Domain Driven Design (DDD) is a set of principles for establishing a clear model of the business domain that takes the front seat over the technology used to implement it. It's expressed using a Ubiquitous Language, where terminology used by the business is reflected and embraced directly in the source code. This commonality removes the wall of obfuscation between domain experts and developers that is common in traditional software projects, and transforms unrecognisable code fragments into well-established business concepts that can be easily understood by customer and vendor alike.

Test-Driven Development (TDD) is an agile programming technique where unit tests are written first, each demonstrating an individual behaviour the application is intended to exhibit.

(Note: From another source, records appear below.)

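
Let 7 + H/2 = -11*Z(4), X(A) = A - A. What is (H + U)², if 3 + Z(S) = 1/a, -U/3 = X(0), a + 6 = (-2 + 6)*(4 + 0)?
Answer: 62001/25 ≈ 2480.0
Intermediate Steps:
a = 10 (a = -6 + (-2 + 6)*(4 + 0) = -6 + 4*4 = -6 + 16 = 10)
X(A) = 0
U = 0 (U = -3*0 = 0)
Z(S) = -29/10 (Z(S) = -3 + 1/10 = -3 + 1*(⅒) = -3 + ⅒ = -29/10)
H = 249/5 (H = -14 + 2*(-11*(-29/10)) = -14 + 2*(319/10) = -14 + 319/5 = 249/5 ≈ 49.800)
(H + U)² = (249/5 + 0)² = (249/5)² = 62001/25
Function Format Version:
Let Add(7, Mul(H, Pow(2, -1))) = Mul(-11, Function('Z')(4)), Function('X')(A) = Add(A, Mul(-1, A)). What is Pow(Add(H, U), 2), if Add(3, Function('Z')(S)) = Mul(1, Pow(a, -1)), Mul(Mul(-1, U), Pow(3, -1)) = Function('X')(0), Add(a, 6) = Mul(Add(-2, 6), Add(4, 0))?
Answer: Rational(62001, 25) ≈ 2480.0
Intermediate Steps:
a = 10 (a = Add(-6, Mul(Add(-2, 6), Add(4, 0))) = Add(-6, Mul(4, 4)) = Add(-6, 16) = 10)
Function('X')(A) = 0
U = 0 (U = Mul(-3, 0) = 0)
Function('Z')(S) = Rational(-29, 10) (Function('Z')(S) = Add(-3, Mul(1, Pow(10, -1))) = Add(-3, Mul(1, Rational(1, 10))) = Add(-3, Rational(1, 10)) = Rational(-29, 10))
H = Rational(249, 5) (H = Add(-14, Mul(2, Mul(-11, Rational(-29, 10)))) = Add(-14, Mul(2, Rational(319, 10))) = Add(-14, Rational(319, 5)) = Rational(249, 5) ≈ 49.800)
Pow(Add(H, U), 2) = Pow(Add(Rational(249, 5), 0), 2) = Pow(Rational(249, 5), 2) = Rational(62001, 25)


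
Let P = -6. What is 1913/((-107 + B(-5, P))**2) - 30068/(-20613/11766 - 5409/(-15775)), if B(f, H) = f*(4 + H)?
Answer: 17503669526572951/820238297143 ≈ 21340.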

After production code is written and all the tests pass, the tests are kept as an executable specification of the software's behaviour. They decrease the cost of future changes by providing developers with a baseline level of confidence that they can click a button and receive nearly-instant feedback whether or not anything was broken. When practiced effectively, test-driven development has been proven to decrease defect rates in software, requiring fewer expensive human testing iterations later on.

Together, Test-Driven Development and Domain Driven Design have empowered Provoke to write bespoke software that is far more maintainable in the long term by being easier to understand and cheaper to modify. It has helped us achieve our goals of code quality, and is the first step in the client's long-term roadmap towards SOA and a distributed architecture. We look forward to using these techniques alongside user-centric design to bring future clients' ideas to life."